While equities are easy to buy and own, bonds are far more complex. They have different maturities and coupons. The ETF may be bought on a particular day, but the coupon may have paid out earlier. Adjustments have to be made for bonds maturing and exiting the ETF. All in all, it is a complex task and not one that is easy to replicate. “On paper, it is easy to replicate Bajaj Finance, but how many people have actually done it,” explains Shah. Bharat Bond accounts for an AUM of Rs60,000 crore out of total AUM of Rs105,000 crore in the mutual fund.

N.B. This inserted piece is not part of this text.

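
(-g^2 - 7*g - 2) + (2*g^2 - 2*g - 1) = g^2 - 9*g - 3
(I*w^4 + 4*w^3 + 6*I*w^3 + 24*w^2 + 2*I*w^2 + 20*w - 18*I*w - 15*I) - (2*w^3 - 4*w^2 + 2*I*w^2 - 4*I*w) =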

It is in credit markets that Shah sees the most innovation happening in the next two decades. “We started Edelweiss 28 years ago when equity markets were coming of age and they have become very robust since then,” he says. On the other hand, the credit markets are still shallow and driven by banks and the IL&FS episode exposed their vulnerabilities. Shah is in his element when he bemoans the fact that we don’t have a bond repo market or that we don’t have interest rate futures. The bond market consists largely of government bonds or AAA corporate bonds. There is no junk bond player of scale in India. These are all areas that Edelweiss can get into.
But while the long-term opportunity remains bright—the economy doubles every seven years, the rupee depreciates by 3.5 percent every year against the dollar—the short term can be messy. Very messy, Shah knows that too well. A little before the pandemic, he was dragged to court by the Anil Ambani Group for enforcing their loan obligations by selling their shares. Edelweiss was raided by the Enforcement Directorate. Shah clearly had a tough time, but says one has to be stoic and bear it. Also read: Valuation of most listed new-age tech companies not frothy: Raamdeo Agrawal
Now that Shah has steered his ship and prevented it from floundering, he’s put in place his objectives for the next year. Chief among them are growing his seven businesses rapidly and building in financial resilience by reducing debt. In the fiscal year ended March, Edelweiss paid Rs2,500 crore as interest payments. Net worth stood at Rs6,750 crore while borrowings were Rs19,000 crore. Ratings agency Crisil states that “the group’s profitability remains subdued owing to lower net interest margin and a substantial credit cost in the lending business”.
In the past, Shah’s calls haven’t worked exactly as intended. Now he has some promising businesses in asset management (alternatives, mutual fund). The rest will take time to scale up. The markets are keeping a close eye on him and will wait for firm numbers before they re-rate the company any further.